今から家まで追い掛けて聞かせてもらうつもりなのだから、庵藤にいてもらっては困る。それどころか、危険なことになるかもしれない。
「……神崎、お前大丈夫か?」
だというのに、庵藤には目の前で広げた手のひらを、ひらひらと振られてしまう。完全に正気なのか確認されていた。いや、そうじゃなくて。
「ごめん、今のは言い方が悪かった。えっと、確かに今日のことは私も納得してないよ。だから、狭山のとこに行くのは賛成してる。けど、庵藤は行かなくていいから」
「意味が分からん」
「だから、私が行くから庵藤は行くなって言ってんの」
「そうじゃない。神崎は行くんだろ。俺だって納得してないんだ。なら、俺だって行っても構わないだろ」
「ああ、もう。とりあえず庵藤は待機。大人しく家に帰る。分かった?」
「そんなんで分かるか。何だ、結局は止めに来たってことだろ」
く、相変わらずの分からず屋だ。中々曲げないのはやっぱり短所だとはっきり思う。
「うん。多分そう。やっぱり止めに来たんだと思う」
こうなったらと開き直ってやった。そして、一筋縄に行かならないならと、覚悟を決めるしかないと思った。
「認めても俺は承諾しないぞ」
私に構わず、庵藤は校門の外に足を踏み出そうとした。私はその強い意志を宿した背中に向かって言い放つ。

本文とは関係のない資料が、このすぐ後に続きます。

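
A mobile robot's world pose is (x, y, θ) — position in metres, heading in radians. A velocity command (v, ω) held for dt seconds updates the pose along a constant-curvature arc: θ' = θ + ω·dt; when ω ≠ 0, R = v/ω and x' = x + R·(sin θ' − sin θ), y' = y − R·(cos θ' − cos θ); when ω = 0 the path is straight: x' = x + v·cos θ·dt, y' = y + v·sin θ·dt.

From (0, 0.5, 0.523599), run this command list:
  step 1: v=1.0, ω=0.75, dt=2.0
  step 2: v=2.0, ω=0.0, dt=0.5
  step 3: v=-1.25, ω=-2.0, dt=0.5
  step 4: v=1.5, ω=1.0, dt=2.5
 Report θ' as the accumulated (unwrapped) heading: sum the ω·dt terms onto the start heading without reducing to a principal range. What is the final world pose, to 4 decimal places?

(-1.7736, 4.7109, 3.5236)

step 1: θ'=2.0236 (R=1.3333) → pose (0.5323, 2.2380, 2.0236)
step 2: θ'=2.0236 (straight) → pose (0.0948, 3.1372, 2.0236)
step 3: θ'=1.0236 (R=0.6250) → pose (0.0665, 2.5386, 1.0236)
step 4: θ'=3.5236 (R=1.5000) → pose (-1.7736, 4.7109, 3.5236)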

「狭山が早退した本当の理由を、私が知ってるかもしれないと言っても?」
「……!?」
庵藤は力強く踏み込んだ足をピタッと止めた。顔だけは振り向かせたが、驚愕のあまりか、それ以外の反応は何もない。それきり黙ったままでいる私を目にして、庵藤は何を思っただろう。今口にしたことがどういう意味なのか。庵藤なりに、ゆっくりと噛み砕いているようだった。
「……何だよ、それ。何で、神崎が知ってるんだ」
遅れて体も向き直すと、震えた声で、庵藤は口を僅かに開いた。
「可能性の話だよ。だから、かもしれないって言ったの」
「それでも、予測はついてるってことだろ」
「……うん」
「早退した理由は、何だと思ってる?」
当然の疑問だ。でも、今の私にはそれを答えることは出来ない。
「それは……言えない」
「何故……、神崎には分かる」
「……言えない」
「何で……、俺が行ったら駄目なんだ!」
それは、庵藤の叫びだった。何故言えない。一番聞きたいであろう疑問を、喉の奥に押し込み、庵藤なりに妥協したはずの呼び掛けに違いなかった。この時ばかりは、私達の横を通り過ぎていた他の生徒も、一体何事だと視線だけは投げ掛けていた。